Se discute mucho si el Ejecutivo federal tiene un acumulado poder como consecuencia de su ostentosa concentración. A mi juicio, de nada sirve mandar si no se tiene claro el punto al cual se quiere llegar. Ahí es donde he focalizado mis reflexiones.

Si el estoicismo, con su claridad y sencillez, tiene el fin de mejorar la calidad humana para alcanzar la “eudaimonía”, el florecimiento humano, una vida buena, la práctica de virtudes, también ha de orientarnos para hacer leyes y cumplirlas, ya que la única manera de regular conductas.

A los estoicos les debemos la introducción de la conciencia a la ética en sus dos acepciones: como conocimiento de la realidad y como atributo para dilucidar el bien y el mal. En otras palabras, realismo e idealismo que deben operar con armonía.

El mundo y nuestro país están viviendo intensos momentos de inestabilidad política.
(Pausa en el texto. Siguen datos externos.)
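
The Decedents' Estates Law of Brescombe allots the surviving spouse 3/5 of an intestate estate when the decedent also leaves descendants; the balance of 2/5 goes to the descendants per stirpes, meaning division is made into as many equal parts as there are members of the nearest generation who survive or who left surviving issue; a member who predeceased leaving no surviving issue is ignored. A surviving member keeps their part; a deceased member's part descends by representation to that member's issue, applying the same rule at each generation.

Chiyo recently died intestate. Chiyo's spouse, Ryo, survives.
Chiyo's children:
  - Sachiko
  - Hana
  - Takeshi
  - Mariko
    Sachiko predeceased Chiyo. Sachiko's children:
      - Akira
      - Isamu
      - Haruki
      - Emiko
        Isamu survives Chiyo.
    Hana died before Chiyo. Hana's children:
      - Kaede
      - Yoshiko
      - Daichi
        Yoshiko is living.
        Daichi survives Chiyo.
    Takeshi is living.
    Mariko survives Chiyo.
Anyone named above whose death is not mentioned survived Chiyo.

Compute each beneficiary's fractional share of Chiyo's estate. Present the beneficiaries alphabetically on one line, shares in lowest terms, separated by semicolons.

Ryo, as surviving spouse, takes 3/5.
The remaining 2/5 passes to Chiyo's descendants per stirpes.
The 2/5 is divided into 4 equal shares of 1/10 among Sachiko, Hana, Takeshi, Mariko.
Sachiko predeceased; the 1/10 allotted to Sachiko's branch passes to Sachiko's issue by representation.
The 1/10 is divided into 4 equal shares of 1/40 among Akira, Isamu, Haruki, Emiko.
Akira is living and takes 1/40.
Isamu is living and takes 1/40.
Haruki is living and takes 1/40.
Emiko is living and takes 1/40.
Hana predeceased; the 1/10 allotted to Hana's branch passes to Hana's issue by representation.
The 1/10 is divided into 3 equal shares of 1/30 among Kaede, Yoshiko, Daichi.
Kaede is living and takes 1/30.
Yoshiko is living and takes 1/30.
Daichi is living and takes 1/30.
Takeshi is living and takes 1/10.
Mariko is living and takes 1/10.

Akira 1/40; Daichi 1/30; Emiko 1/40; Haruki 1/40; Isamu 1/40; Kaede 1/30; Mariko 1/10; Ryo 3/5; Takeshi 1/10; Yoshiko 1/30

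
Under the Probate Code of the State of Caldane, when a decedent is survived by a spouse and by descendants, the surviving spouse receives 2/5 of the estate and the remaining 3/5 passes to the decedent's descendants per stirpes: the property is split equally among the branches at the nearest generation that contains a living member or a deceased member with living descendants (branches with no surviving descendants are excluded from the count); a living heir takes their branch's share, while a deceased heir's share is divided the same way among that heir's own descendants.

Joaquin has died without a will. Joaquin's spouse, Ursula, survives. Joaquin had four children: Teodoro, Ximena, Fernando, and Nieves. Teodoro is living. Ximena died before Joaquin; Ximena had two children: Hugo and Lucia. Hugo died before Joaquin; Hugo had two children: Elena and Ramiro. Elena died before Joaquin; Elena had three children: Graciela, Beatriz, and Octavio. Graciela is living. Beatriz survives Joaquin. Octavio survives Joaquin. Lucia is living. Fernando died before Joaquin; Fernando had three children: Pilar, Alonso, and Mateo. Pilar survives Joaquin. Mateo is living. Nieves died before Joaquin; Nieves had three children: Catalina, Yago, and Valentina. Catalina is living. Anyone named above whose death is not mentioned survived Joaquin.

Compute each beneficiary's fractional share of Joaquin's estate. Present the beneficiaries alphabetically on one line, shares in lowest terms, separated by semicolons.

Ursula, as surviving spouse, takes 2/5.
The remaining 3/5 passes to Joaquin's descendants per stirpes.
The 3/5 is divided into 4 equal shares of 3/20 among Teodoro, Ximena, Fernando, Nieves.
Teodoro is living and takes 3/20.
Ximena predeceased; the 3/20 allotted to Ximena's branch passes to Ximena's issue by representation.
The 3/20 is divided into 2 equal shares of 3/40 among Hugo, Lucia.
Hugo predeceased; the 3/40 allotted to Hugo's branch passes to Hugo's issue by representation.
The 3/40 is divided into 2 equal shares of 3/80 among Elena, Ramiro.
Elena predeceased; the 3/80 allotted to Elena's branch passes to Elena's issue by representation.
The 3/80 is divided into 3 equal shares of 1/80 among Graciela, Beatriz, Octavio.
Graciela is living and takes 1/80.
Beatriz is living and takes 1/80.
Octavio is living and takes 1/80.
Ramiro is living and takes 3/80.
Lucia is living and takes 3/40.
Fernando predeceased; the 3/20 allotted to Fernando's branch passes to Fernando's issue by representation.
The 3/20 is divided into 3 equal shares of 1/20 among Pilar, Alonso, Mateo.
Pilar is living and takes 1/20.
Alonso is living and takes 1/20.
Mateo is living and takes 1/20.
Nieves predeceased; the 3/20 allotted to Nieves's branch passes to Nieves's issue by representation.
The 3/20 is divided into 3 equal shares of 1/20 among Catalina, Yago, Valentina.
Catalina is living and takes 1/20.
Yago is living and takes 1/20.
Valentina is living and takes 1/20.

Alonso 1/20; Beatriz 1/80; Catalina 1/20; Graciela 1/80; Lucia 3/40; Mateo 1/20; Octavio 1/80; Pilar 1/20; Ramiro 3/80; Teodoro 3/20; Ursula 2/5; Valentina 1/20; Yago 1/20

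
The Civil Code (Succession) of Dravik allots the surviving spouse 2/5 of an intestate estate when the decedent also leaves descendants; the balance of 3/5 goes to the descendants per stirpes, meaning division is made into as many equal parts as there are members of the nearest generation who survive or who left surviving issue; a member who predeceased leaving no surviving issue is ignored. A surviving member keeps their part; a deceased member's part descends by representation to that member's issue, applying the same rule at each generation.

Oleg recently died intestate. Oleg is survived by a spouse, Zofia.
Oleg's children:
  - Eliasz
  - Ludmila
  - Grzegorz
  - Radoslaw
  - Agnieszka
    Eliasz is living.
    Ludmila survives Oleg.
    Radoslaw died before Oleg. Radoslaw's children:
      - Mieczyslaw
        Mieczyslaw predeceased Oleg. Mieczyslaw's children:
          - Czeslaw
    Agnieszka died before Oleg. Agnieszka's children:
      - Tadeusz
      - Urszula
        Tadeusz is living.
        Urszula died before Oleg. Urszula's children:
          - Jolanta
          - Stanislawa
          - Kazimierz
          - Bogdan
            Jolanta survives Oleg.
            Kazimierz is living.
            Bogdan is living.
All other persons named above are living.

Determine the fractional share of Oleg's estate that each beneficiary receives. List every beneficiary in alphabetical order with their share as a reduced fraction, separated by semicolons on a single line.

Zofia, as surviving spouse, takes 2/5.
The remaining 3/5 passes to Oleg's descendants per stirpes.
The 3/5 is divided into 5 equal shares of 3/25 among Eliasz, Ludmila, Grzegorz, Radoslaw, Agnieszka.
Eliasz is living and takes 3/25.
Ludmila is living and takes 3/25.
Grzegorz is living and takes 3/25.
Radoslaw predeceased; the 3/25 allotted to Radoslaw's branch passes to Radoslaw's issue by representation.
Mieczyslaw's line is the sole branch at this level, so the full 3/25 passes to Mieczyslaw's issue by representation.
Czeslaw is the sole taker at this level and receives the full 3/25.
Agnieszka predeceased; the 3/25 allotted to Agnieszka's branch passes to Agnieszka's issue by representation.
The 3/25 is divided into 2 equal shares of 3/50 among Tadeusz, Urszula.
Tadeusz is living and takes 3/50.
Urszula predeceased; the 3/50 allotted to Urszula's branch passes to Urszula's issue by representation.
The 3/50 is divided into 4 equal shares of 3/200 among Jolanta, Stanislawa, Kazimierz, Bogdan.
Jolanta is living and takes 3/200.
Stanislawa is living and takes 3/200.
Kazimierz is living and takes 3/200.
Bogdan is living and takes 3/200.

Bogdan 3/200; Czeslaw 3/25; Eliasz 3/25; Grzegorz 3/25; Jolanta 3/200; Kazimierz 3/200; Ludmila 3/25; Stanislawa 3/200; Tadeusz 3/50; Zofia 2/5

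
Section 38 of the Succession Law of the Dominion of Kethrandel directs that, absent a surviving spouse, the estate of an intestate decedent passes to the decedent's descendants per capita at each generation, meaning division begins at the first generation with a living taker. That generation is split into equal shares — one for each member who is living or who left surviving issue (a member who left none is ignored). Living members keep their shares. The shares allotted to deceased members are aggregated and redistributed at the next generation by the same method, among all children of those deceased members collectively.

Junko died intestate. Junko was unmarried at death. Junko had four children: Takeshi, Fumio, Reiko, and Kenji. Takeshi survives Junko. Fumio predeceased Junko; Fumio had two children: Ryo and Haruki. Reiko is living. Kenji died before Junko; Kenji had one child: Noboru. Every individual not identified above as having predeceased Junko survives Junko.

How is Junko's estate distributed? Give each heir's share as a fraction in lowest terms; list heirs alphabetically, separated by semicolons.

Haruki 1/6; Noboru 1/6; Reiko 1/4; Ryo 1/6; Takeshi 1/4

There is no surviving spouse, so the entire estate passes to Junko's descendants per capita at each generation.
At generation 1 (Takeshi, Fumio, Reiko, Kenji) there are 4 shares of (1)/4 = 1/4 each.
Living: Takeshi and Reiko — each takes 1/4.
Deceased: Fumio and Kenji. Their combined 1/2 is pooled and carried to generation 2.
At generation 2 (Ryo, Haruki, Noboru) there are 3 shares of (1/2)/3 = 1/6 each.
Living: Ryo, Haruki, and Noboru — each takes 1/6.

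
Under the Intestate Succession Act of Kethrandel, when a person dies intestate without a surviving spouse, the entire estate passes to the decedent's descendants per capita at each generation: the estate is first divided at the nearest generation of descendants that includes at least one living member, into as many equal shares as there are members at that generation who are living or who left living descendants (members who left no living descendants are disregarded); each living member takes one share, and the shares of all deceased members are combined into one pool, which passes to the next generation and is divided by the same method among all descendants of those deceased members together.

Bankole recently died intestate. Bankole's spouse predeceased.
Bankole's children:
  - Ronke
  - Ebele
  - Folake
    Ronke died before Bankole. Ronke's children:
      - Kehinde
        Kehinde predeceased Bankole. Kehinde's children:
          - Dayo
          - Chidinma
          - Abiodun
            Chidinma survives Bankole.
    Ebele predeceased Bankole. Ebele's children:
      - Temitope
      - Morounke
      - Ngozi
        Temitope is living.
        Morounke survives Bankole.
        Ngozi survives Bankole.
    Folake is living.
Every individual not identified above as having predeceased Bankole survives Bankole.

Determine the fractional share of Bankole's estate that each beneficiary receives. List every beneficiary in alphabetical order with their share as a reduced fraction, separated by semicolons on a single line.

There is no surviving spouse, so the entire estate passes to Bankole's descendants per capita at each generation.
At generation 1 (Ronke, Ebele, Folake) there are 3 shares of (1)/3 = 1/3 each.
Living: Folake — each takes 1/3.
Deceased: Ronke and Ebele. Their combined 2/3 is pooled and carried to generation 2.
At generation 2 (Kehinde, Temitope, Morounke, Ngozi) there are 4 shares of (2/3)/4 = 1/6 each.
Living: Temitope, Morounke, and Ngozi — each takes 1/6.
Deceased: Kehinde. That 1/6 share is carried to generation 3.
At generation 3 (Dayo, Chidinma, Abiodun) there are 3 shares of (1/6)/3 = 1/18 each.
Living: Dayo, Chidinma, and Abiodun — each takes 1/18.

Abiodun 1/18; Chidinma 1/18; Dayo 1/18; Folake 1/3; Morounke 1/6; Ngozi 1/6; Temitope 1/6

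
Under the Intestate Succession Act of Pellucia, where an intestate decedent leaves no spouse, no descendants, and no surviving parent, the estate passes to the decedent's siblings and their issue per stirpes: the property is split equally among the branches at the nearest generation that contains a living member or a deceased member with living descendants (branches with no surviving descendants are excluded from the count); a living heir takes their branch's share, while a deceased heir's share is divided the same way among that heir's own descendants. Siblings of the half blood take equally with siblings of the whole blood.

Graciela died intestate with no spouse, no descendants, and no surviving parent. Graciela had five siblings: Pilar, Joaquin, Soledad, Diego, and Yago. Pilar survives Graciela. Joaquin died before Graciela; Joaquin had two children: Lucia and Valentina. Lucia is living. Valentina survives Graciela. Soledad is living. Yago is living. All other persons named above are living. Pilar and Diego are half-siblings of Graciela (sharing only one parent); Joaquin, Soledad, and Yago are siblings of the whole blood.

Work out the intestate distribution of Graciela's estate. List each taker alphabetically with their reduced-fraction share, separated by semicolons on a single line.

No spouse, descendants, or parent survives, so the estate passes to Graciela's siblings per stirpes.
Half-blood and whole-blood siblings take equally under the stated rule.
The estate is divided into 5 equal shares of 1/5 among Pilar, Joaquin, Soledad, Diego, Yago.
Pilar is living and takes 1/5.
Joaquin predeceased; the 1/5 allotted to Joaquin's branch passes to Joaquin's issue by representation.
The 1/5 is divided into 2 equal shares of 1/10 among Lucia, Valentina.
Lucia is living and takes 1/10.
Valentina is living and takes 1/10.
Soledad is living and takes 1/5.
Diego is living and takes 1/5.
Yago is living and takes 1/5.

Diego 1/5; Lucia 1/10; Pilar 1/5; Soledad 1/5; Valentina 1/10; Yago 1/5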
Se ventilan en los tribunales asuntos de gran trascendencia. Se tambalea el Estado de derecho como concepto nuclear de todo el andamiaje institucional. Momentos propicios para el estoicismo: preparación, practicidad y congruencia. Ésas son cualidades de la cultura de la legalidad.

La inercia de la frivolidad para ponderar y argumentar respecto a los ordenamientos legales ha llevado a la implosión de la insensatez. El último adefesio es la iniciativa de Ley General de Aguas, hecha con los pies: conceptos vagos preñados de ideología carentes de auténtica juridicidad, un estatismo rampante que no cesa de demostrar su ineptitud y la ausencia de la más elemental técnica legislativa.

En México se continúan haciendo normas a sabiendas de que serán “papel mojado”, letra muerta. Hay una preponderante obsesión por las apariencias y el simulacro de que se resuelven problemas cuando los hechos están gritando que cada día estamos peor.

Antes de improvisar y elaborar proyectos se debe concebir un método y definir principios fundamentales que le den coherencia a la acción. El estoicismo nos proporciona herramientas para esa tarea. El reto del siglo XXI es atar libertad y responsabilidad, memoria y deber, autocrítica y capacidad de corregir.

Tenemos que delimitar lo que no funciona para cambiarlo y lo que es necesario preservar y continuar. Ni todo lo anterior está mal ni todo lo que se propone es viable. Esto es, hacer uso de lo que se denomina “beneficio del inventario”. Insisto en otro principio: Premeditatio malorum, la capacidad para prever y anticiparse a las situaciones difíciles. Desafortunadamente, nos da vértigo la inmediatez. Hemos atropellado el derecho intergeneracional con tal de librar lo próximo olvidando nuestro compromiso con los que vendrán. La carga para ellos será enorme.

La clase política mexicana atraviesa por una lamentable época de mezquindad, mediocridad y carencia de voluntad para el consenso. La deliberación institucional no existe. Acudo a una lección: somos un perro atado a un vehículo sin influencia en el volante. O avanzamos a su ritmo o seremos maltratados y arrastrados en el trayecto.

Hay una polarización que me atrevería a calificar de pedestre, cada vez más nutrida de fanatismo: izquierdas y derechas. O levantamos la mira o seguiremos inmersos en un desgaste suicida.

No tan sólo debemos cerrar la brecha entre lo que las leyes prescriben y nuestro diario actuar, sino también la convicción de qué es lo bueno.